Der Grund für das permanente Scheitern liegt in der Annahme, daß Israel mit gutem Willen in den Friedensverhandlungen agiert. Aber wie ich bereits erklärte, ist das nicht der Fall. Israel will keinen palästinensischen Staat und jede Vereinbarung, die in dieser Hinsicht Vorbedingungen setzt, wie beispielsweise die Roadmap, wird Israel entweder ablehnen oder manipulieren, so daß die Abmachung praktisch wertlos wird.

Letztendlich, so lautet Ihre Prognose, wird es in absehbarer Zeit eine dritte, »weitaus tödlichere Intifada« geben.

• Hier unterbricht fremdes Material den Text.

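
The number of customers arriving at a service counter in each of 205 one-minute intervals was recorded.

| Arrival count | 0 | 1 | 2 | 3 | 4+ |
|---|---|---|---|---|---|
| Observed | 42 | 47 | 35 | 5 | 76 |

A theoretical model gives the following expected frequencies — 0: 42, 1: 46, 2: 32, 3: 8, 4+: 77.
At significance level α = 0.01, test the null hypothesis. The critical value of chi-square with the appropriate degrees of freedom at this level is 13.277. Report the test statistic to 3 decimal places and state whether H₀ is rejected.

1.441; do not reject

χ² = (42−42)²/42 + (47−46)²/46 + (35−32)²/32 + (5−8)²/8 + (76−77)²/77
   = 0.0000 + 0.0217 + 0.2813 + 1.1250 + 0.0130
Sum = 1.441
df = 4. Since 1.441 < 13.277, we do not reject H₀.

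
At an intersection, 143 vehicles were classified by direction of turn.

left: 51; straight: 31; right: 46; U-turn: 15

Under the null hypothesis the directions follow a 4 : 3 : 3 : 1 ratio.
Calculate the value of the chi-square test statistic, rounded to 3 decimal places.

Ratio total = 11. Expected counts: 143×4/11 = 52, 143×3/11 = 39, 143×3/11 = 39, 143×1/11 = 13.
χ² = (51−52)²/52 + (31−39)²/39 + (46−39)²/39 + (15−13)²/13
   = 0.0192 + 1.6410 + 1.2564 + 0.3077
Sum = 3.224

3.224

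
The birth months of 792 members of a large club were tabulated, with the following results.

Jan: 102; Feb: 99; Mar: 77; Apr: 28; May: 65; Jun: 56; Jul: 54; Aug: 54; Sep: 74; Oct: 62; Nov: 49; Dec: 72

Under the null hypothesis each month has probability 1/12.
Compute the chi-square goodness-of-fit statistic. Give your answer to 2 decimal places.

Under H₀ each category has probability 1/12, so each expected count is 792/12 = 66.
χ² = (102−66)²/66 + (99−66)²/66 + (77−66)²/66 + (28−66)²/66 + (65−66)²/66 + (56−66)²/66 + (54−66)²/66 + (54−66)²/66 + (74−66)²/66 + (62−66)²/66 + (49−66)²/66 + (72−66)²/66
   = 19.636 + 16.500 + 1.833 + 21.879 + 0.015 + 1.515 + 2.182 + 2.182 + 0.970 + 0.242 + 4.379 + 0.545
Sum = 71.88

71.88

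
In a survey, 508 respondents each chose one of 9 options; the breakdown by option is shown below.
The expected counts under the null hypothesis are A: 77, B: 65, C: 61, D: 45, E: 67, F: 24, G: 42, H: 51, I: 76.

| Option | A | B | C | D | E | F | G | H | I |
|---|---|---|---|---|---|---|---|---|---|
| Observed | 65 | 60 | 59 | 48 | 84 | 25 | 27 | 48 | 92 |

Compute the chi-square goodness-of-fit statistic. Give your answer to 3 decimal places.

15.777

cat         O        E   (O−E)²/E
A          65       77     1.8701
B          60       65     0.3846
C          59       61     0.0656
D          48       45     0.2000
E          84       67     4.3134
F          25       24     0.0417
G          27       42     5.3571
H          48       51     0.1765
I          92       76     3.3684
Sum = 15.777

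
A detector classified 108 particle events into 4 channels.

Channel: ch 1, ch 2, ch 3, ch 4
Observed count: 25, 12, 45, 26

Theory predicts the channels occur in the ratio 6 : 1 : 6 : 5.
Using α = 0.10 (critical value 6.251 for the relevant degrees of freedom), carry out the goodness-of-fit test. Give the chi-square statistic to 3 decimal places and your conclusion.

Ratio total = 18. Expected counts: 108×6/18 = 36, 108×1/18 = 6, 108×6/18 = 36, 108×5/18 = 30.
cat         O        E   (O−E)²/E
ch 1       25       36     3.3611
ch 2       12        6     6.0000
ch 3       45       36     2.2500
ch 4       26       30     0.5333
Sum = 12.144
df = 3. Since 12.144 > 6.251, we reject H₀.

12.144; reject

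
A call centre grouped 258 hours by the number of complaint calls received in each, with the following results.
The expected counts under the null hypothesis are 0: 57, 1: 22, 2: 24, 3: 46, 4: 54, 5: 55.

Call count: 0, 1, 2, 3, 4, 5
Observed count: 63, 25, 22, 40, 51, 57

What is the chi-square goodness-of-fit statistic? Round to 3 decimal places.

2.229

0: (63 − 57)²/57 = 36/57 = 0.6316
1: (25 − 22)²/22 = 9/22 = 0.4091
2: (22 − 24)²/24 = 4/24 = 0.1667
3: (40 − 46)²/46 = 36/46 = 0.7826
4: (51 − 54)²/54 = 9/54 = 0.1667
5: (57 − 55)²/55 = 4/55 = 0.0727
Sum = 2.229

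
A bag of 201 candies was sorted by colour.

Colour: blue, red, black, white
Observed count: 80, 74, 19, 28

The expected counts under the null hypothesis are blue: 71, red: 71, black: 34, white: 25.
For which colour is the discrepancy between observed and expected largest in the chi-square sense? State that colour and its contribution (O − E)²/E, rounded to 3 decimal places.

χ² = (80−71)²/71 + (74−71)²/71 + (19−34)²/34 + (28−25)²/25
   = 1.1408 + 0.1268 + 6.6176 + 0.3600
The largest term is for black: 6.618.

black, 6.618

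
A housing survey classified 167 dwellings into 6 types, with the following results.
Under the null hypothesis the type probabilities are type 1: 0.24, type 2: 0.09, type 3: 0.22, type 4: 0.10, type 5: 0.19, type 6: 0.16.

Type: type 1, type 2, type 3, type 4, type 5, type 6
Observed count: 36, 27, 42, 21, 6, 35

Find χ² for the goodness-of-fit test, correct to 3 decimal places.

35.239

Expected counts E_i = n·p_i: 167×0.24 = 40.08, 167×0.09 = 15.03, 167×0.22 = 36.74, 167×0.10 = 16.7, 167×0.19 = 31.73, 167×0.16 = 26.72.
χ² = (36−40.08)²/40.08 + (27−15.03)²/15.03 + (42−36.74)²/36.74 + (21−16.7)²/16.7 + (6−31.73)²/31.73 + (35−26.72)²/26.72
   = 0.4153 + 9.5330 + 0.7531 + 1.1072 + 20.8646 + 2.5658
Sum = 35.239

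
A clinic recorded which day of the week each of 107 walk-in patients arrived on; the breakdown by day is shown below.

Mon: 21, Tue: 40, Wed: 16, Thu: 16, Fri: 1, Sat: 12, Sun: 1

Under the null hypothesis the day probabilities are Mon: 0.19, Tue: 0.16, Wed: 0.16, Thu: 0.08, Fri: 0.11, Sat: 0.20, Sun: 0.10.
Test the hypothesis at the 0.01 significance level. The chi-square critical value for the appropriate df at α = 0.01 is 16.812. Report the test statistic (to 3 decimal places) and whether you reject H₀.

59.917; reject

Expected counts E_i = n·p_i: 107×0.19 = 20.33, 107×0.16 = 17.12, 107×0.16 = 17.12, 107×0.08 = 8.56, 107×0.11 = 11.77, 107×0.20 = 21.4, 107×0.10 = 10.7.
Mon: (21 − 20.33)²/20.33 = 0.4489/20.33 = 0.0221
Tue: (40 − 17.12)²/17.12 = 523.4944/17.12 = 30.5779
Wed: (16 − 17.12)²/17.12 = 1.2544/17.12 = 0.0733
Thu: (16 − 8.56)²/8.56 = 55.3536/8.56 = 6.4665
Fri: (1 − 11.77)²/11.77 = 115.9929/11.77 = 9.8550
Sat: (12 − 21.4)²/21.4 = 88.36/21.4 = 4.1290
Sun: (1 − 10.7)²/10.7 = 94.09/10.7 = 8.7935
Sum = 59.917
df = 6. Since 59.917 > 16.812, we reject H₀.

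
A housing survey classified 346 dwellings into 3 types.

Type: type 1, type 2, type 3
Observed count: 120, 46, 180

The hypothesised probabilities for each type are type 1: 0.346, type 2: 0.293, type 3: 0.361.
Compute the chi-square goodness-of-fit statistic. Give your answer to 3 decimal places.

Expected counts E_i = n·p_i: 346×0.346 = 119.716, 346×0.293 = 101.378, 346×0.361 = 124.906.
χ² = (120−119.716)²/119.716 + (46−101.378)²/101.378 + (180−124.906)²/124.906
   = 0.0007 + 30.2504 + 24.3011
Sum = 54.552

54.552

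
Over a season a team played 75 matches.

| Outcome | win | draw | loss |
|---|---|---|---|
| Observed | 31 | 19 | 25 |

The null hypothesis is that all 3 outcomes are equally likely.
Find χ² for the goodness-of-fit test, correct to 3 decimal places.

2.880

Expected count for each of the 3 categories: 75/3 = 25.
win: (31 − 25)²/25 = 36/25 = 1.4400
draw: (19 − 25)²/25 = 36/25 = 1.4400
loss: (25 − 25)²/25 = 0/25 = 0.0000
Sum = 2.880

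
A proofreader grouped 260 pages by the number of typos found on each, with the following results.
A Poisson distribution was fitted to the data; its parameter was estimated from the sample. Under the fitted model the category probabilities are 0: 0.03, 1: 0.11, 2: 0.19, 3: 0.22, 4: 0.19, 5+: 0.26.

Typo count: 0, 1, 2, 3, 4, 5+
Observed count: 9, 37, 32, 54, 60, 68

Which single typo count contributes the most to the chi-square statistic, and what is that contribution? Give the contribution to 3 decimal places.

2, 6.129

Expected counts E_i = n·p_i: 260×0.03 = 7.8, 260×0.11 = 28.6, 260×0.19 = 49.4, 260×0.22 = 57.2, 260×0.19 = 49.4, 260×0.26 = 67.6.
χ² = (9−7.8)²/7.8 + (37−28.6)²/28.6 + (32−49.4)²/49.4 + (54−57.2)²/57.2 + (60−49.4)²/49.4 + (68−67.6)²/67.6
   = 0.1846 + 2.4671 + 6.1287 + 0.1790 + 2.2745 + 0.0024
The largest term is for 2: 6.129.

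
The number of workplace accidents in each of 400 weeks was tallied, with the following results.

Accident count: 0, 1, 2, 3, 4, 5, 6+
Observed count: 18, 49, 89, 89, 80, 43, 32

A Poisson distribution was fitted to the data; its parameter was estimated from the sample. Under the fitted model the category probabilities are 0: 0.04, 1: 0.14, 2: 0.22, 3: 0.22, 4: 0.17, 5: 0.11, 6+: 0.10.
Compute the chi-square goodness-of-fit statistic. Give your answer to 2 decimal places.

4.89

Expected counts E_i = n·p_i: 400×0.04 = 16, 400×0.14 = 56, 400×0.22 = 88, 400×0.22 = 88, 400×0.17 = 68, 400×0.11 = 44, 400×0.10 = 40.
cat         O        E   (O−E)²/E
0          18       16      0.250
1          49       56      0.875
2          89       88      0.011
3          89       88      0.011
4          80       68      2.118
5          43       44      0.023
6+         32       40      1.600
Sum = 4.89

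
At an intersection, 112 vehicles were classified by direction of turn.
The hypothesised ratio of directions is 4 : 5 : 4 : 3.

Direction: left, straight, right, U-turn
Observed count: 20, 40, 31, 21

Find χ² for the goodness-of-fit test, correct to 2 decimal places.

Ratio total = 16. Expected counts: 112×4/16 = 28, 112×5/16 = 35, 112×4/16 = 28, 112×3/16 = 21.
cat           O        E   (O−E)²/E
left         20       28      2.286
straight     40       35      0.714
right        31       28      0.321
U-turn       21       21      0.000
Sum = 3.32

3.32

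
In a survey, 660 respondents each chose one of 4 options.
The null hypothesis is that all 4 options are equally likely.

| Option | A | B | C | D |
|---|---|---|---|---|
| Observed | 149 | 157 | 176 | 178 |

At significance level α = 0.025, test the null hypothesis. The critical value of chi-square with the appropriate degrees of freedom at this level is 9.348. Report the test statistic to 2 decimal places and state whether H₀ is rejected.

3.70; do not reject

Expected count for each of the 4 categories: 660/4 = 165.
A: (149 − 165)²/165 = 256/165 = 1.552
B: (157 − 165)²/165 = 64/165 = 0.388
C: (176 − 165)²/165 = 121/165 = 0.733
D: (178 − 165)²/165 = 169/165 = 1.024
Sum = 3.70
df = 3. Since 3.70 < 9.348, we do not reject H₀.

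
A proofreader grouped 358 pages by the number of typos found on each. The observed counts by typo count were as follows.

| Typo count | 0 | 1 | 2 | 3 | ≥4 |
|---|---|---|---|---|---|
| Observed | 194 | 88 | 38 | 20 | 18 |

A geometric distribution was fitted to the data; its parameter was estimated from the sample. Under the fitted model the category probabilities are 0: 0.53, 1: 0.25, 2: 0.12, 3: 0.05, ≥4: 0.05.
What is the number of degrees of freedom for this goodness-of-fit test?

There are k = 5 categories and 1 parameter estimated from the data, so df = 5 − 1 − 1 = 3.

3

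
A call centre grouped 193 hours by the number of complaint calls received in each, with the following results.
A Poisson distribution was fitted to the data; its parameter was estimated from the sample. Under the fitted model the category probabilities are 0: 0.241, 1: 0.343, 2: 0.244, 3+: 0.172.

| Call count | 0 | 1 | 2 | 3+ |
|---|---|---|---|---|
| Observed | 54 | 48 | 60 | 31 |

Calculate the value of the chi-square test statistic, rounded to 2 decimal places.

Expected counts E_i = n·p_i: 193×0.241 = 46.513, 193×0.343 = 66.199, 193×0.244 = 47.092, 193×0.172 = 33.196.
cat         O        E   (O−E)²/E
0          54   46.513      1.205
1          48   66.199      5.003
2          60   47.092      3.538
3+         31   33.196      0.145
Sum = 9.89

9.89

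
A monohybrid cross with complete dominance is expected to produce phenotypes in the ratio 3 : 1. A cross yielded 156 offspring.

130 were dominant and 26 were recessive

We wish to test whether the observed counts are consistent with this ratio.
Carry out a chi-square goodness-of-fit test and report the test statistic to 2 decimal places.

Ratio total = 4. Expected counts: 156×3/4 = 117, 156×1/4 = 39.
dominant: (130 − 117)²/117 = 169/117 = 1.444
recessive: (26 − 39)²/39 = 169/39 = 4.333
Sum = 5.78

5.78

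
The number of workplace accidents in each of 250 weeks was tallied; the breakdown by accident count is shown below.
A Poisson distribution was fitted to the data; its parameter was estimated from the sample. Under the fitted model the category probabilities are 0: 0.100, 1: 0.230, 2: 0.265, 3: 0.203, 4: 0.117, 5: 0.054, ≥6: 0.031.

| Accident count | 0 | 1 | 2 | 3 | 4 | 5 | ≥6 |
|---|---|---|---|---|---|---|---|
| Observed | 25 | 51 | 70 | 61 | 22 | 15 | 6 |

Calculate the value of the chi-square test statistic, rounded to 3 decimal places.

Expected counts E_i = n·p_i: 250×0.100 = 25, 250×0.230 = 57.5, 250×0.265 = 66.25, 250×0.203 = 50.75, 250×0.117 = 29.25, 250×0.054 = 13.5, 250×0.031 = 7.75.
cat         O        E   (O−E)²/E
0          25       25     0.0000
1          51     57.5     0.7348
2          70    66.25     0.2123
3          61    50.75     2.0702
4          22    29.25     1.7970
5          15     13.5     0.1667
≥6          6     7.75     0.3952
Sum = 5.376

5.376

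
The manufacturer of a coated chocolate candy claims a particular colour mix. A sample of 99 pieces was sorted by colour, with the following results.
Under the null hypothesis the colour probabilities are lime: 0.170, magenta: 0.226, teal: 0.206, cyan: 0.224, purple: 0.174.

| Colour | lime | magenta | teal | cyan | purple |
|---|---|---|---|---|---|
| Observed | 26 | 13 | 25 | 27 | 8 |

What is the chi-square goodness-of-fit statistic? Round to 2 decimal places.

Expected counts E_i = n·p_i: 99×0.170 = 16.83, 99×0.226 = 22.374, 99×0.206 = 20.394, 99×0.224 = 22.176, 99×0.174 = 17.226.
χ² = (26−16.83)²/16.83 + (13−22.374)²/22.374 + (25−20.394)²/20.394 + (27−22.176)²/22.176 + (8−17.226)²/17.226
   = 4.996 + 3.927 + 1.040 + 1.049 + 4.941
Sum = 15.95

15.95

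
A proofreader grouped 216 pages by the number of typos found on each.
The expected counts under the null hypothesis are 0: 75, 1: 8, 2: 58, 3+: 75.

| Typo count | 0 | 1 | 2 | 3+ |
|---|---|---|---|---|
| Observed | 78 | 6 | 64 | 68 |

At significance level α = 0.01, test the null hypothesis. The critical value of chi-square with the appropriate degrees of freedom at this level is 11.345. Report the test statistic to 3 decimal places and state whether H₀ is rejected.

0: (78 − 75)²/75 = 9/75 = 0.1200
1: (6 − 8)²/8 = 4/8 = 0.5000
2: (64 − 58)²/58 = 36/58 = 0.6207
3+: (68 − 75)²/75 = 49/75 = 0.6533
Sum = 1.894
df = 3. Since 1.894 < 11.345, we do not reject H₀.

1.894; do not reject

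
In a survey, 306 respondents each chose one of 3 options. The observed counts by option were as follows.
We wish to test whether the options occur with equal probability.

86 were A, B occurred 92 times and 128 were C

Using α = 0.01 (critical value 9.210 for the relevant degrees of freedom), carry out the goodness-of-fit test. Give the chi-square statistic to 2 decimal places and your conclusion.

Under H₀ each category has probability 1/3, so each expected count is 306/3 = 102.
χ² = (86−102)²/102 + (92−102)²/102 + (128−102)²/102
   = 2.510 + 0.980 + 6.627
Sum = 10.12
df = 2. Since 10.12 > 9.210, we reject H₀.

10.12; reject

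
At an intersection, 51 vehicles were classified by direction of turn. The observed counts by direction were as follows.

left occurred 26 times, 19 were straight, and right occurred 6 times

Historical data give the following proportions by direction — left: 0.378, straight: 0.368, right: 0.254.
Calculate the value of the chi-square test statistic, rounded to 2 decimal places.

Expected counts E_i = n·p_i: 51×0.378 = 19.278, 51×0.368 = 18.768, 51×0.254 = 12.954.
χ² = (26−19.278)²/19.278 + (19−18.768)²/18.768 + (6−12.954)²/12.954
   = 2.344 + 0.003 + 3.733
Sum = 6.08

6.08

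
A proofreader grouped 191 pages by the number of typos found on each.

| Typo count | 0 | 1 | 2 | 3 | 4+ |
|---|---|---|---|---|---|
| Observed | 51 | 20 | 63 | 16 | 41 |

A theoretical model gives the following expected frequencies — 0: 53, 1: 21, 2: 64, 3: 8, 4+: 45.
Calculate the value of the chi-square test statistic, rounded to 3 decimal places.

χ² = (51−53)²/53 + (20−21)²/21 + (63−64)²/64 + (16−8)²/8 + (41−45)²/45
   = 0.0755 + 0.0476 + 0.0156 + 8.0000 + 0.3556
Sum = 8.494

8.494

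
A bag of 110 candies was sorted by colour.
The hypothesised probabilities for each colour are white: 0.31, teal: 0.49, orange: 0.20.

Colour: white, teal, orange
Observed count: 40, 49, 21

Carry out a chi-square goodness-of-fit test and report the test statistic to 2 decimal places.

Expected counts E_i = n·p_i: 110×0.31 = 34.1, 110×0.49 = 53.9, 110×0.20 = 22.
cat         O        E   (O−E)²/E
white      40     34.1      1.021
teal       49     53.9      0.445
orange     21       22      0.045
Sum = 1.51

1.51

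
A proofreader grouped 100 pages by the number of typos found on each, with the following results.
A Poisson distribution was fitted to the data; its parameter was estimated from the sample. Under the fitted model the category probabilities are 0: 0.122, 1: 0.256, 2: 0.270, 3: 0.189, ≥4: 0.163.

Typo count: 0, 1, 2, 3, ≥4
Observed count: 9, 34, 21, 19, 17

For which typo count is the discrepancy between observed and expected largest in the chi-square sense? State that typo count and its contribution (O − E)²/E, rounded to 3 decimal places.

Expected counts E_i = n·p_i: 100×0.122 = 12.2, 100×0.256 = 25.6, 100×0.270 = 27, 100×0.189 = 18.9, 100×0.163 = 16.3.
χ² = (9−12.2)²/12.2 + (34−25.6)²/25.6 + (21−27)²/27 + (19−18.9)²/18.9 + (17−16.3)²/16.3
   = 0.8393 + 2.7563 + 1.3333 + 0.0005 + 0.0301
The largest term is for 1: 2.756.

1, 2.756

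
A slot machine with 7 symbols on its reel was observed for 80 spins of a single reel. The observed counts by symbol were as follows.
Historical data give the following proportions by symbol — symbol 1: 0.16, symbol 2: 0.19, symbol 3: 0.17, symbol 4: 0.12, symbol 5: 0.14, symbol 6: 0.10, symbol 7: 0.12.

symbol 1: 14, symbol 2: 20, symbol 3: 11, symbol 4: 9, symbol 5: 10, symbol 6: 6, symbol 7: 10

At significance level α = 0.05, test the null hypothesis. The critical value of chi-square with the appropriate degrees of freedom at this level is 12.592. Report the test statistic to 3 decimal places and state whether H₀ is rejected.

2.808; do not reject

Expected counts E_i = n·p_i: 80×0.16 = 12.8, 80×0.19 = 15.2, 80×0.17 = 13.6, 80×0.12 = 9.6, 80×0.14 = 11.2, 80×0.10 = 8, 80×0.12 = 9.6.
cat           O        E   (O−E)²/E
symbol 1     14     12.8     0.1125
symbol 2     20     15.2     1.5158
symbol 3     11     13.6     0.4971
symbol 4      9      9.6     0.0375
symbol 5     10     11.2     0.1286
symbol 6      6        8     0.5000
symbol 7     10      9.6     0.0167
Sum = 2.808
df = 6. Since 2.808 < 12.592, we do not reject H₀.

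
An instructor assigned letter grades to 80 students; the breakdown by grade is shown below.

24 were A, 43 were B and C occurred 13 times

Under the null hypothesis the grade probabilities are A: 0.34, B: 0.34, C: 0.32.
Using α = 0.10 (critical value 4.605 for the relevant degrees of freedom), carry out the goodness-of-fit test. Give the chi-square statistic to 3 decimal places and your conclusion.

Expected counts E_i = n·p_i: 80×0.34 = 27.2, 80×0.34 = 27.2, 80×0.32 = 25.6.
A: (24 − 27.2)²/27.2 = 10.24/27.2 = 0.3765
B: (43 − 27.2)²/27.2 = 249.64/27.2 = 9.1779
C: (13 − 25.6)²/25.6 = 158.76/25.6 = 6.2016
Sum = 15.756
df = 2. Since 15.756 > 4.605, we reject H₀.

15.756; reject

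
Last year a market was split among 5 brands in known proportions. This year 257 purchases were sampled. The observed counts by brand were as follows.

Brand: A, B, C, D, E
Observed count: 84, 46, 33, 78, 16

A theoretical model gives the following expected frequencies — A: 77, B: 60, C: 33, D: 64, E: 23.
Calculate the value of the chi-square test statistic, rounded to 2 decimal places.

A: (84 − 77)²/77 = 49/77 = 0.636
B: (46 − 60)²/60 = 196/60 = 3.267
C: (33 − 33)²/33 = 0/33 = 0.000
D: (78 − 64)²/64 = 196/64 = 3.063
E: (16 − 23)²/23 = 49/23 = 2.130
Sum = 9.10

9.10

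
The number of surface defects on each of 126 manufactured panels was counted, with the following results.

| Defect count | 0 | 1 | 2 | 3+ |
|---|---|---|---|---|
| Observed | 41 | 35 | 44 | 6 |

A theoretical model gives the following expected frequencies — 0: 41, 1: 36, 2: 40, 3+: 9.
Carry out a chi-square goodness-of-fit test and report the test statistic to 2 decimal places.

0: (41 − 41)²/41 = 0/41 = 0.000
1: (35 − 36)²/36 = 1/36 = 0.028
2: (44 − 40)²/40 = 16/40 = 0.400
3+: (6 − 9)²/9 = 9/9 = 1.000
Sum = 1.43

1.43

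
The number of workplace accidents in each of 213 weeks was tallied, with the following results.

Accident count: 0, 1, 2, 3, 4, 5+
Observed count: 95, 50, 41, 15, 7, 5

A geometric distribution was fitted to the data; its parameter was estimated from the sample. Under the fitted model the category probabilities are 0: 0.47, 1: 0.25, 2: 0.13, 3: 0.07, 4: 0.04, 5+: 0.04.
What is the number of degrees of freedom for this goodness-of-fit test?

There are k = 6 categories and 1 parameter estimated from the data, so df = 6 − 1 − 1 = 4.

4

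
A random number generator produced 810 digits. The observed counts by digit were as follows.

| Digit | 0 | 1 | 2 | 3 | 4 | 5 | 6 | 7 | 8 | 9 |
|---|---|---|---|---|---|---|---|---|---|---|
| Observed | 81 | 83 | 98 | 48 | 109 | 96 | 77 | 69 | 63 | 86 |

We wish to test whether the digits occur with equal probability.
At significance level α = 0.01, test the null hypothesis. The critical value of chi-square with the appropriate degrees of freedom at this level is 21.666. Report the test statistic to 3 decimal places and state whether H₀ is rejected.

35.802; reject

Under H₀ each category has probability 1/10, so each expected count is 810/10 = 81.
χ² = (81−81)²/81 + (83−81)²/81 + (98−81)²/81 + (48−81)²/81 + (109−81)²/81 + (96−81)²/81 + (77−81)²/81 + (69−81)²/81 + (63−81)²/81 + (86−81)²/81
   = 0.0000 + 0.0494 + 3.5679 + 13.4444 + 9.6790 + 2.7778 + 0.1975 + 1.7778 + 4.0000 + 0.3086
Sum = 35.802
df = 9. Since 35.802 > 21.666, we reject H₀.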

Vladimir Jabotinsky, der frühe Führer des revisionistischen Zionismus, prägte den Begriff der »eisernen Mauer«, womit die unermüdliche Ausübung von Druck auf die palästinensische Bevölkerung gemeint war, von der er annahm, daß sie sich niemals der nationalen Enteignung und Versklavung unterwerfen würde. Er hatte Recht, die Palästinenser würden sich nicht freiwillig beugen. Aber er war zu optimistisch, was die einfache Ausübung von Druckmitteln betraf. Man kann die Leute nicht erst bestehlen und sie wegsperren, wenn sie ihr Eigentum zurückverlangen - und dabei noch erwarten, daß sie sich für immer still verhalten. Israel kann die Palästinenser in Ghettos sperren, aber das wird sie nicht auf ewig im Zaum halten. Früher oder später werden sie einen Weg finden, zurückzuschlagen, auch hinter ihren Mauern. Ich denke, daß die nächste Intifada die »Kassam-Intifada« genannt wird - nach den selbstgebauten Raketen, die die Palästinenser aus dem Gazastreifen abfeuern, um damit israelische Häuser zu treffen. Wir werden künftig mehr dieser Art Widerstand zu sehen bekommen.

Was wären die Voraussetzungen auf beiden Seiten zur Beendigung des Konflikts und für einen gerechten und dauerhaften Frieden?
Um ganz ehrlich zu sein: nichts weniger als die Abschaffung des Zionismus als Israels nationaler Ideologie. Ein zionistischer Staat, der sich dem Frieden mit den Palästinensern verpflichtet, ist unter den gegenwärtigen Umständen genauso undenkbar wie ein südafrikanisches Apartheidregime, das sich um ein friedliches Zusammenleben mit der einheimischen schwarzen Bevölkerung bemüht. Vielleicht wäre der Zionismus zu einem früheren Zeitpunkt durchaus fähig dazu gewesen, aber der heutige jüdische Staat ist nicht in der Lage, ein Friedensabkommen mit den Palästinensern auszuhandeln, nicht bevor er den Zionismus aufgibt oder zur Aufgabe gezwungen wird.